= Rocco Martino =

Italian secret agent (born 1938)

Rocco Martino (born September 20, 1938) is an Italian secret agent. He was born in Tropea, province of Catanzaro.

On October 18, 2001, Pollari sent a one and a half page letter to the CIA indicating that "the news about Niger comes from a reliable source, even if it is not possible to assess its quality" ("le notizie sul Niger arrivano da una fonte affidabile, anche se non si è grado di valutarne la qualità").

During the summer of 2001, Alain Chouet and others with France's DGSE investigated an alleged deal later known as Nigergate in which Iraq was trying to obtain yellowcake from a country in Africa. By June 2002, they found out that the rumors were entirely false. Furthermore, in July 2002, the Italian SISMI and the United States CIA were informed by the French DGSE that Rocco Martino, a former Italian intelligence agent, was trying to pass fake documents about Iraq obtaining yellowcake from Niger. However, the SISMI report that a lady, who is controlled by SISMI's Antonio Nucera, in the Niger embassy at Rome presents the fake documents in July 2002. Later, in March 2003, George Tenet incorrectly stated that Iraq, which had large quantities of yellowcake, was obtaining yellowcake from Niger.

In late February 2002, Ambassador Joseph C. Wilson, husband of Valerie Plame and the last senior United States state department official to meet with Saddam Hussein, traveled to Niger and confirmed that the Niger-Gate documents were fake.

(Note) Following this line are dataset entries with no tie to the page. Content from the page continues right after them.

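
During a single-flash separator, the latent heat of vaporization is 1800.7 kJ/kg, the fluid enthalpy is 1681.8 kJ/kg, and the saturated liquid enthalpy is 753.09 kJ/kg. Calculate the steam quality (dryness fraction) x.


x = (h - hf) / hfg
x = (1681.8 - 753.09) / 1800.7
x = 0.51575


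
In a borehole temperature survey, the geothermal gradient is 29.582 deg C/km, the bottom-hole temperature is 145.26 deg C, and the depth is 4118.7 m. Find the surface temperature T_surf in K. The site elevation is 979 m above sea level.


T_surf = T_d - grad * d / 1000
T_surf = 145.26 - 29.582 * 4118.7 / 1000
T_surf = 23.42062 deg C
Convert to K: 23.42062 + 273.15 = 296.57 K
T_surf = 296.57 K


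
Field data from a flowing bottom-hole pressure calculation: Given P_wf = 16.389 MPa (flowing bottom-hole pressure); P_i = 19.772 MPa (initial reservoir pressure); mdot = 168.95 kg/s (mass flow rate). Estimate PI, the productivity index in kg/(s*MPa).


PI = mdot / (P_i - P_wf)
PI = 168.95 / (19.772 - 16.389)
PI = 49.941 kg/(s*MPa)


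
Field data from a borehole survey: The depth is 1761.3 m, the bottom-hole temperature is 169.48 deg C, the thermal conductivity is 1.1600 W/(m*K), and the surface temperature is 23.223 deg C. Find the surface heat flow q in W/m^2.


Step 1: grad = (T_d - T_surf)/d * 1000 = (169.48 - 23.223)/1761.3 * 1000 = 83.03923 deg C/km
Step 2: q = k * grad / 1000 = 1.16 * 83.03923 / 1000 = 0.096326 W/m^2
q = 0.096326 W/m^2


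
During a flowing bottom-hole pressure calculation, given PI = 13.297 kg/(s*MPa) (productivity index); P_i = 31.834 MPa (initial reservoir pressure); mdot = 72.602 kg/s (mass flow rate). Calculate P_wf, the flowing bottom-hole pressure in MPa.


P_wf = P_i - mdot / PI
P_wf = 31.834 - 72.602 / 13.297
P_wf = 26.374 MPa


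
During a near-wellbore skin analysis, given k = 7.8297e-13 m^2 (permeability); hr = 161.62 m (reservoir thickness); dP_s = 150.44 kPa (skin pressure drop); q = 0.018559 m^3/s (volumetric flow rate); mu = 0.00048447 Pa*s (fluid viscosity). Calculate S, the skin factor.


S = dP_s * 1000 * 2*pi*k*hr / (q*mu)
S = 150.44 * 1000 * 2*pi*7.8297e-13*161.62 / (0.018559*0.00048447)
S = 13.303


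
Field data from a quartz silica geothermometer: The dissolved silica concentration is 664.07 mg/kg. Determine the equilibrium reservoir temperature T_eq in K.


T_eq = 1309 / (5.19 - log10(SiO2)) - 273.15
T_eq = 1309 / (5.19 - log10(664.07)) - 273.15
T_eq = 279.6871 deg C
Convert to K: 279.6871 + 273.15 = 552.84 K
T_eq = 552.84 K


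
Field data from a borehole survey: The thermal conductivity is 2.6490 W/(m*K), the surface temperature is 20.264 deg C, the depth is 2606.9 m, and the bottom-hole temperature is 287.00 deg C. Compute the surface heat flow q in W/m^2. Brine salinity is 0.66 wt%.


Step 1: grad = (T_d - T_surf)/d * 1000 = (287.0 - 20.264)/2606.9 * 1000 = 102.3192 deg C/km
Step 2: q = k * grad / 1000 = 2.649 * 102.3192 / 1000 = 0.27104 W/m^2
q = 0.27104 W/m^2


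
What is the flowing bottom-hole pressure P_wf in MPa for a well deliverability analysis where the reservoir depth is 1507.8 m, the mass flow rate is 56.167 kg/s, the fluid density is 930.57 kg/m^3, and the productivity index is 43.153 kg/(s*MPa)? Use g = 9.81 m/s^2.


Step 1: P_i = rho*g*h/1e6 = 930.57*9.81*1507.8/1e6 = 13.76454 MPa
Step 2: P_wf = P_i - mdot/PI = 13.76454 - 56.167/43.153 = 12.463 MPa
P_wf = 12.463 MPa


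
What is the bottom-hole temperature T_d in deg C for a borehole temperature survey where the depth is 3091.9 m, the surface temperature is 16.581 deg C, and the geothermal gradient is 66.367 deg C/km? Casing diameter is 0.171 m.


T_d = T_surf + grad * d / 1000
T_d = 16.581 + 66.367 * 3091.9 / 1000
T_d = 221.78 deg C


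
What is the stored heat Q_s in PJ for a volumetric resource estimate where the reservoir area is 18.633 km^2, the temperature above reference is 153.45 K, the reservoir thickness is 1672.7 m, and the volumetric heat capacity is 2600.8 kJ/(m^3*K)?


Step 1: Vr = A*1e6*hr = 18.633*1e6*1672.7 = 3.116742e+10 m^3
Step 2: Q_s = Vr*rhoc*dT/1e12 = 3.116742e+10*2600.8*153.45/1e12 = 12439 PJ
Q_s = 12439 PJ


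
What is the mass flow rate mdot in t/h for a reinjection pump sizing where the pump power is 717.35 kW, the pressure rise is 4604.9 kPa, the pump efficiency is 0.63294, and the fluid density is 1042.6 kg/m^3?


mdot = P_pump * rho * eta / dP
mdot = 717.35 * 1042.6 * 0.63294 / 4604.9
mdot = 102.7995 kg/s
Convert: 102.7995 kg/s * 3.6 = 370.08 t/h
mdot = 370.08 t/h


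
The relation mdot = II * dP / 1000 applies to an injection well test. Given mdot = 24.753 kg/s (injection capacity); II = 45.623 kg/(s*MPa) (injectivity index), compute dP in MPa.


dP = mdot * 1000 / II
dP = 24.753 * 1000 / 45.623
dP = 542.5553 kPa
Convert: 542.5553 kPa * 0.001 = 0.54256 MPa
dP = 0.54256 MPa


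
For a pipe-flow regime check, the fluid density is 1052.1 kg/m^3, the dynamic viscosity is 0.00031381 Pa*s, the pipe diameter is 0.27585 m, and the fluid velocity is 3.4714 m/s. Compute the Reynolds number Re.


Re = rho * vel * D / mu
Re = 1052.1 * 3.4714 * 0.27585 / 0.00031381
Re = 3.2105e+06


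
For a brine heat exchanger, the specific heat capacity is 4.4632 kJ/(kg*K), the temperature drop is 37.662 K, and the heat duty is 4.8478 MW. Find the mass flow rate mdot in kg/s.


mdot = Q * 1000 / (cp * dT)
mdot = 4.8478 * 1000 / (4.4632 * 37.662)
mdot = 28.840 kg/s


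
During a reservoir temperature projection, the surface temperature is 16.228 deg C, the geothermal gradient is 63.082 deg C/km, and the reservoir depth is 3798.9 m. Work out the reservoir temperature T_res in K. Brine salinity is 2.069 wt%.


T_res = T_surf + grad * d / 1000
T_res = 16.228 + 63.082 * 3798.9 / 1000
T_res = 255.8702 deg C
Convert to K: 255.8702 + 273.15 = 529.02 K
T_res = 529.02 K


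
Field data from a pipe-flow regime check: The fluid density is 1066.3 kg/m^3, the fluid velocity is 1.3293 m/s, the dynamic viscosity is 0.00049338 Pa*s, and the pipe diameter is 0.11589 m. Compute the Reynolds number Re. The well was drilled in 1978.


Re = rho * vel * D / mu
Re = 1066.3 * 1.3293 * 0.11589 / 0.00049338
Re = 3.3294e+05


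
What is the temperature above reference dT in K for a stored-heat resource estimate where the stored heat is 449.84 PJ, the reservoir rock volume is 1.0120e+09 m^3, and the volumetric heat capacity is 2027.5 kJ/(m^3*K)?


dT = Q_s * 1e12 / (Vr * rhoc)
dT = 449.84 * 1e12 / (1.0120e+09 * 2027.5)
dT = 219.24 K


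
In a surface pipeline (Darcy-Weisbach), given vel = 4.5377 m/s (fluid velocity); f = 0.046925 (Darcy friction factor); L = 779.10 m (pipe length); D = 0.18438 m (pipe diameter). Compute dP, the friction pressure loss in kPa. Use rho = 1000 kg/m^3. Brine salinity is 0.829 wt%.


dP = f * (L/D) * (rho*vel^2/2) / 1000
dP = 0.046925 * (779.10/0.18438) * (1000*4.5377^2/2) / 1000
dP = 2041.4 kPa


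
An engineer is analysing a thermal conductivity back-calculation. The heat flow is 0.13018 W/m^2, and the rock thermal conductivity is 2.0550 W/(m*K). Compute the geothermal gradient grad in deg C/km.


grad = q / k * 1000
grad = 0.13018 / 2.0550 * 1000
grad = 63.348 deg C/km


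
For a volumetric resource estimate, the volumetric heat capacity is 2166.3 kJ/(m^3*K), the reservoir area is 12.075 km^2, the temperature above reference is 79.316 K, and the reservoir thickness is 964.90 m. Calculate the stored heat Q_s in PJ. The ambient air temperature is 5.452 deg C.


Step 1: Vr = A*1e6*hr = 12.075*1e6*964.9 = 1.165117e+10 m^3
Step 2: Q_s = Vr*rhoc*dT/1e12 = 1.165117e+10*2166.3*79.316/1e12 = 2001.9 PJ
Q_s = 2001.9 PJ


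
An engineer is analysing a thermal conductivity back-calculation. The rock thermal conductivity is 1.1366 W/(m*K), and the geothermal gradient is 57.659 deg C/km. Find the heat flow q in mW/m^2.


q = k * grad / 1000
q = 1.1366 * 57.659 / 1000
q = 0.06553522 W/m^2
Convert: 0.06553522 W/m^2 * 1000.0 = 65.535 mW/m^2
q = 65.535 mW/m^2


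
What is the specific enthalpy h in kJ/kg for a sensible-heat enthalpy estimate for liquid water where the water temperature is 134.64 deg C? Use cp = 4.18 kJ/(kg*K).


h = cp * T
h = 4.18 * 134.64
h = 562.80 kJ/kg


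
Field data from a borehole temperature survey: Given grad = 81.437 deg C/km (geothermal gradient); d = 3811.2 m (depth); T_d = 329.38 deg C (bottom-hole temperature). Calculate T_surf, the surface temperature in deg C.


T_surf = T_d - grad * d / 1000
T_surf = 329.38 - 81.437 * 3811.2 / 1000
T_surf = 19.007 deg C


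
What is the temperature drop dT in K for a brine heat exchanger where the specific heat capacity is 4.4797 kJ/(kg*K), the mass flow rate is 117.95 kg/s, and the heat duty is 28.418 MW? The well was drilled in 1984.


dT = Q * 1000 / (mdot * cp)
dT = 28.418 * 1000 / (117.95 * 4.4797)
dT = 53.783 K


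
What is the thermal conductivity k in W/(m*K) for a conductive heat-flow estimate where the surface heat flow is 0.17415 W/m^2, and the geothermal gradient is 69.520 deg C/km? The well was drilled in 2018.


k = q * 1000 / grad
k = 0.17415 * 1000 / 69.520
k = 2.5050 W/(m*K)


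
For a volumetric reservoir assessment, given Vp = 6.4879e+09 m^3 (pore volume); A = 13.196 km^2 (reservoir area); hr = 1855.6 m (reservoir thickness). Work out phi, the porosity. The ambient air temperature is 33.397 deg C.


phi = Vp / (A * 1e6 * hr)
phi = 6.4879e+09 / (13.196 * 1e6 * 1855.6)
phi = 0.26496


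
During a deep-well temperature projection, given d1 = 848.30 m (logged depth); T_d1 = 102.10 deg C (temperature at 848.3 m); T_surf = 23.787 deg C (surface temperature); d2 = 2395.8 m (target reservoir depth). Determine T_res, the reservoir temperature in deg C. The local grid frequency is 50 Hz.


Step 1: grad = (T_d1 - T_surf)/d1 * 1000 = (102.1 - 23.787)/848.3 * 1000 = 92.31758 deg C/km
Step 2: T_res = T_surf + grad*d2/1000 = 23.787 + 92.31758*2395.8/1000 = 244.96 deg C
T_res = 244.96 deg C


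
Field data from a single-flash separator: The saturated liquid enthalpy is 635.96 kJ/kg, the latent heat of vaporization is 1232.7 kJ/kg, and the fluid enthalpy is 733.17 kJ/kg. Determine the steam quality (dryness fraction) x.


x = (h - hf) / hfg
x = (733.17 - 635.96) / 1232.7
x = 0.078859


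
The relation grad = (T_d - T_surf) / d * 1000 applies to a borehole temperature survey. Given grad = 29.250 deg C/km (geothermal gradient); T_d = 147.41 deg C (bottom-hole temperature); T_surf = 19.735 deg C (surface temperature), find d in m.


d = (T_d - T_surf) / grad * 1000
d = (147.41 - 19.735) / 29.250 * 1000
d = 4365.0 m


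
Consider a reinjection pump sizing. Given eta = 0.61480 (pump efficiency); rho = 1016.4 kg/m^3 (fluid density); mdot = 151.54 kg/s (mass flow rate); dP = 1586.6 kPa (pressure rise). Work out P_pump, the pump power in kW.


P_pump = mdot * dP / (rho * eta)
P_pump = 151.54 * 1586.6 / (1016.4 * 0.61480)
P_pump = 384.77 kW


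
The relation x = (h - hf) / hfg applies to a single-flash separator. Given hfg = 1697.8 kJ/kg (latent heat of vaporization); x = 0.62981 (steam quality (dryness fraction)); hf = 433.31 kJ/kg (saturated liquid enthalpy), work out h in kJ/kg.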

Martino played a major role in the fabrication and the dissemination of the Yellowcake Forgery, when he approached CIA Rome station chief Jeffrey W. Castelli with documents on Niger government letterhead describing secret plans for the sale of uranium to Iraq. Reportedly, Castelli dismissed the documents right off as forgeries, and never bothered passing them to Langley.

Although claiming to be an intelligence/disinformation conduit on his own account, it is likely Martino was deliberately deployed as a double agent by SISMI, Italian military intelligence, originally to spy on the French.

According to Nicholas Ruffard of the Sunday Times, Giacomo admitted that he received documents from the Nigerien embassy. Carlo Rossella, the editor of Panorama, had the documents during the third week of September 2002 and passed the documents to the American embassy in Rome on October 9, 2002. Elisabetta Burba was the author of an article about the documents which was never published in Panorama and was the person that gave the documents to the American embassy in Rome. Burba traveled to Niger and verified that the documents were fake. Although Michael Ledeen, who had been a frequent contributor to Panorama, allegedly was involved, Ledeen denied it. However, Philip Giraldi inferred to Scott Horton that Ledeen was involved and had received compensation. Vincent Cannistraro confirmed that Ledeen was involved with the forged documents. The Italian magazine Panorama was owned by Arnoldo Mondadori Editore which was controlled by the family of Italian prime minister Silvio Berlusconi.

On September 9, 2002, Nicolò Pollari gave the forged documents directly to Stephen Hadley, who was the United States deputy national security advisor.